It is a caucus thread, as I don’t want it to lose focus, but your questions are welcome.
Forest Keeper, you asked me once to ping you to whatever Orthodox writings I translate, and this is the first time I undertook such a task since then.
One thing I do not have a handle on about the Eucharist is where the line is between the literal and the symbolic. My initial reaction to the above is that it is NOT intended to be a direct comparison to the Eucharist because it sounds much more symbolic. I base that on:
Let us now imagine the moment when the sacrament of the Eucharist is taking place. Again, this is incarnation!
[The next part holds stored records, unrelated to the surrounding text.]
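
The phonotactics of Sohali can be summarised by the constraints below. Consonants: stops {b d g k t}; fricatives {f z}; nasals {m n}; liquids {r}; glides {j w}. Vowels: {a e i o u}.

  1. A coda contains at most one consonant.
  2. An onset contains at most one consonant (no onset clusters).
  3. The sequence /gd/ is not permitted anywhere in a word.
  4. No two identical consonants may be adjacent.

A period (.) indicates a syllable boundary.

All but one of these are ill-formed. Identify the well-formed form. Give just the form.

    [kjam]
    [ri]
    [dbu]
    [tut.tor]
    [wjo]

[kjam] — violates constraint 2: syllable 1 onset /kj/ has 2 consonants (> 1) → ill-formed
[ri] — σ1 onset /r/, coda /∅/ ok → well-formed
[dbu] — violates constraint 2: syllable 1 onset /db/ has 2 consonants (> 1) → ill-formed
[tut.tor] — violates constraint 4: adjacent identical consonants /tt/ → ill-formed
[wjo] — violates constraint 2: syllable 1 onset /wj/ has 2 consonants (> 1) → ill-formed

[ri]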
Again, the power of God not invisibly, not purely spiritually, but in full reality enters the feast of the offering, which in a short while will become a part of our own substance. The power feeds us, we commune with the flesh and blood, bread and wine, wheat and the vine. Christ Himself enters our flesh and blood. When He said All power is given to me in heaven and in earth, He became everywhere.
...... This is not a spiritual, symbolic, or, far worse, ideological communion. He said that the sacred feast will be He Himself and in the end it turns out that He incarnates into us! The summit and center of the Eucharist is incarnation of Christ in us.
So am I on the right line? Is the correct interpretation of this last passage that the communion is all literal? (I know he said earlier not to worry about the bread being actual flesh, etc.) Further, what is the difference between a spiritual communion and this kind? I don't understand why a spiritual communion would be "bad", as the author seems to imply.